Droni, robot e satelliti per l’agricoltura 4.0

Governi e operatori sempre più convinti.

Ad oggi l’agricoltura di precisione riguarda soltanto l’1% circa della superficie agricola nazionale. Tecnologie avanzate, legate all’utilizzo di droni, robot e satelliti rappresentano però il futuro dell’agricoltura. Si parlerà di questo e altro alla Collettiva Dronitaly@EIMA2018, in programma dal 7 all’11 novembre a Bologna (clicca qui per maggiori informazioni).

Ne è convinto anche il governo italiano, impegnato a tenere fede alla promessa di arrivare entro il 2021 a utilizzare le più avanzate tecnologie, per la coltivazione del 10% della superficie agricola. Per raggiungere l’obiettivo sono stati stanziati 12 milioni di euro (finanziamento pubblico-privato) a sostegno del precision farming.

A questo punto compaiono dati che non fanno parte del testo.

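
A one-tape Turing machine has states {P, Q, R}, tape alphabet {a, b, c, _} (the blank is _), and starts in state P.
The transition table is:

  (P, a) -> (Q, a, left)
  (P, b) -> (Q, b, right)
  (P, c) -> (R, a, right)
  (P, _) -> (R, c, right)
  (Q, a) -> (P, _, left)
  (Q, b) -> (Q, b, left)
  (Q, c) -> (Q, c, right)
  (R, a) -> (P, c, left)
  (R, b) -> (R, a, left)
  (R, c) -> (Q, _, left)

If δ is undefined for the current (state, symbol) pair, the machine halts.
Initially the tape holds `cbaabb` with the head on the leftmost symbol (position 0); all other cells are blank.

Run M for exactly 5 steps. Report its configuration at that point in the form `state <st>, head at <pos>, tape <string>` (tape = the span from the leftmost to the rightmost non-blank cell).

state Q, head at -1, tape c_aaabb

state=P head=0 tape=_[c]baabb   (P,c)→(R,a,right)
state=R head=1 tape=_a[b]aabb   (R,b)→(R,a,left)
state=R head=0 tape=_[a]aaabb   (R,a)→(P,c,left)
state=P head=-1 tape=[_]caaabb   (P,_)→(R,c,right)
state=R head=0 tape=c[c]aaabb   (R,c)→(Q,_,left)
state=Q head=-1 tape=[c]_aaabb
After 5 steps: state Q, head at -1, tape c_aaabb.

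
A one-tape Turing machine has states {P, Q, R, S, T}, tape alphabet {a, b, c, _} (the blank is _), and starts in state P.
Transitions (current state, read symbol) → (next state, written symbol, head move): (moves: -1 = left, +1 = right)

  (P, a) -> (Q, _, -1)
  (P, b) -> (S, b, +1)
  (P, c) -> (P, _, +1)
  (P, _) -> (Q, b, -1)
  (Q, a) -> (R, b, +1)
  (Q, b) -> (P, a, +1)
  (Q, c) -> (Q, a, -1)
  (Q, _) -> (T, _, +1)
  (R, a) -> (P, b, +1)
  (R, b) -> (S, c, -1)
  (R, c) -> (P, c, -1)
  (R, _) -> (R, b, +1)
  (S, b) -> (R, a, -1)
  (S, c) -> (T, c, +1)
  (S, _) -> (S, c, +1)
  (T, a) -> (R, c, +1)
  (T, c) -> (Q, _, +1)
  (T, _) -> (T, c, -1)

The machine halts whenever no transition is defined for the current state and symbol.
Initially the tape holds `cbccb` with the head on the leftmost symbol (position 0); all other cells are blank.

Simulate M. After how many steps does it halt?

state=P head=0 tape=[c]bccb__   (P,c)→(P,_,+1)
state=P head=1 tape=_[b]ccb__   (P,b)→(S,b,+1)
state=S head=2 tape=_b[c]cb__   (S,c)→(T,c,+1)
state=T head=3 tape=_bc[c]b__   (T,c)→(Q,_,+1)
state=Q head=4 tape=_bc_[b]__   (Q,b)→(P,a,+1)
state=P head=5 tape=_bc_a[_]_   (P,_)→(Q,b,-1)
state=Q head=4 tape=_bc_[a]b_   (Q,a)→(R,b,+1)
state=R head=5 tape=_bc_b[b]_   (R,b)→(S,c,-1)
state=S head=4 tape=_bc_[b]c_   (S,b)→(R,a,-1)
state=R head=3 tape=_bc[_]ac_   (R,_)→(R,b,+1)
state=R head=4 tape=_bcb[a]c_   (R,a)→(P,b,+1)
state=P head=5 tape=_bcbb[c]_   (P,c)→(P,_,+1)
state=P head=6 tape=_bcbb_[_]   (P,_)→(Q,b,-1)
state=Q head=5 tape=_bcbb[_]b   (Q,_)→(T,_,+1)
state=T head=6 tape=_bcbb_[b]
M halts after 14 transitions.

14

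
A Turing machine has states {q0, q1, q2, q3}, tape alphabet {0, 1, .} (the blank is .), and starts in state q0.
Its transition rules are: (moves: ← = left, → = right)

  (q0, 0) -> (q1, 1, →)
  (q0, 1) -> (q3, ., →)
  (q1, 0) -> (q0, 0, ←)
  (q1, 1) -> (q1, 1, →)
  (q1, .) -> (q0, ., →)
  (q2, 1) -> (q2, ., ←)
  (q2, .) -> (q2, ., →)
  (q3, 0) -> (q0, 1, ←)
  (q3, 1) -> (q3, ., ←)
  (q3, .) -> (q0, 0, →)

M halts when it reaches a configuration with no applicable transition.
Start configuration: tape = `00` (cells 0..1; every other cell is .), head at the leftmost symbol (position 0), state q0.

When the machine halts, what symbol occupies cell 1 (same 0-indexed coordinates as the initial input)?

state=q0 head=0 tape=[0]0   (q0,0)→(q1,1,→)
state=q1 head=1 tape=1[0]   (q1,0)→(q0,0,←)
state=q0 head=0 tape=[1]0   (q0,1)→(q3,.,→)
state=q3 head=1 tape=.[0]   (q3,0)→(q0,1,←)
state=q0 head=0 tape=[.]1
Cell 1 holds 1 when M halts.

1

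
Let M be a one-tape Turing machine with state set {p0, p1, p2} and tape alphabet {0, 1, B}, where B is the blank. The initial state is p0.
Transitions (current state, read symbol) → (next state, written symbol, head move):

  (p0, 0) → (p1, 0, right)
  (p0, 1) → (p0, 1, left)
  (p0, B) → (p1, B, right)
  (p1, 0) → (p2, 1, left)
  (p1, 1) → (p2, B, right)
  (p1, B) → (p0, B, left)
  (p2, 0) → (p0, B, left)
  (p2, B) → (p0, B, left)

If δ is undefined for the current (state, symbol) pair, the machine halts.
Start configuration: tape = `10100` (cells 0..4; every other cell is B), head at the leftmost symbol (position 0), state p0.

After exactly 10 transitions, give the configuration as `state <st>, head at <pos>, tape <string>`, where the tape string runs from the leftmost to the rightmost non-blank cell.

state=p0 head=0 tape=B[1]0100   (p0,1)→(p0,1,left)
state=p0 head=-1 tape=[B]10100   (p0,B)→(p1,B,right)
state=p1 head=0 tape=B[1]0100   (p1,1)→(p2,B,right)
state=p2 head=1 tape=BB[0]100   (p2,0)→(p0,B,left)
state=p0 head=0 tape=B[B]B100   (p0,B)→(p1,B,right)
state=p1 head=1 tape=BB[B]100   (p1,B)→(p0,B,left)
state=p0 head=0 tape=B[B]B100   (p0,B)→(p1,B,right)
state=p1 head=1 tape=BB[B]100   (p1,B)→(p0,B,left)
state=p0 head=0 tape=B[B]B100   (p0,B)→(p1,B,right)
state=p1 head=1 tape=BB[B]100   (p1,B)→(p0,B,left)
state=p0 head=0 tape=B[B]B100
After 10 steps: state p0, head at 0, tape 100.

state p0, head at 0, tape 100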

Anche i coltivatori sostengono l’importanza di sostenere la crescita e lo sviluppo dell’agricoltura di precisione. Roberto Moncalvo, presidente di Coldiretti, ha di recente sostenuto come tale sviluppo sia assolutamente in linea e sostenibile con obiettivi di riduzione dell’impatto ambientale, di tracciabilità del cibo, di miglioramento della produttività agricola e degli standard qualitativi dei prodotti, ricordando il rispetto della tradizione nella sfida per l’indipendenza dei campi dallo strapotere delle multinazionali.

Tutela dell’ambiente quindi ma anche mercato. Secondo alcune stime (apparse qualche tempo fa su Italia digitale), il mercato dell’agricoltura di precisione dovrebbe crescere a breve del 20% all’anno con un valore che nei prossimi 5 anni potrebbe arrivare a 4,5 miliardi a livello mondiale.

Tutto basato su tecniche d’avanguardia. Ad iniziare dai droni, che, opportunamente attrezzati, possono fornire una serie molto ampia di informazioni sulle diverse coltivazioni che osservano dall’alto e favorire interventi precisi, efficaci e sostenibili, calibrati sul reali necessità con risparmi di tempo e denaro.

Non manca l’impiego di robot e satelliti. Se l’Europa lavora per trasferire la robotica in agricoltura attraverso il progetto Swarm Robotics for Agricultural Applications, di recente al Vinitaly di Verona il Consorzio Hypatia ha presentato alcune applicazioni delle rilevazioni satellitari per l’agricoltura. Si tratta di un progetto condotto in collaborazione con l’Agenzia Spaziale Italiana che dimostra come, ad esempio, i satelliti di osservazione della terra possono intervenire mostrando dove è possibile prevenire l’eccesso di irrigazione e così risparmiare dal 18% al 30% del rifornimento idrico dell’azienda agricola.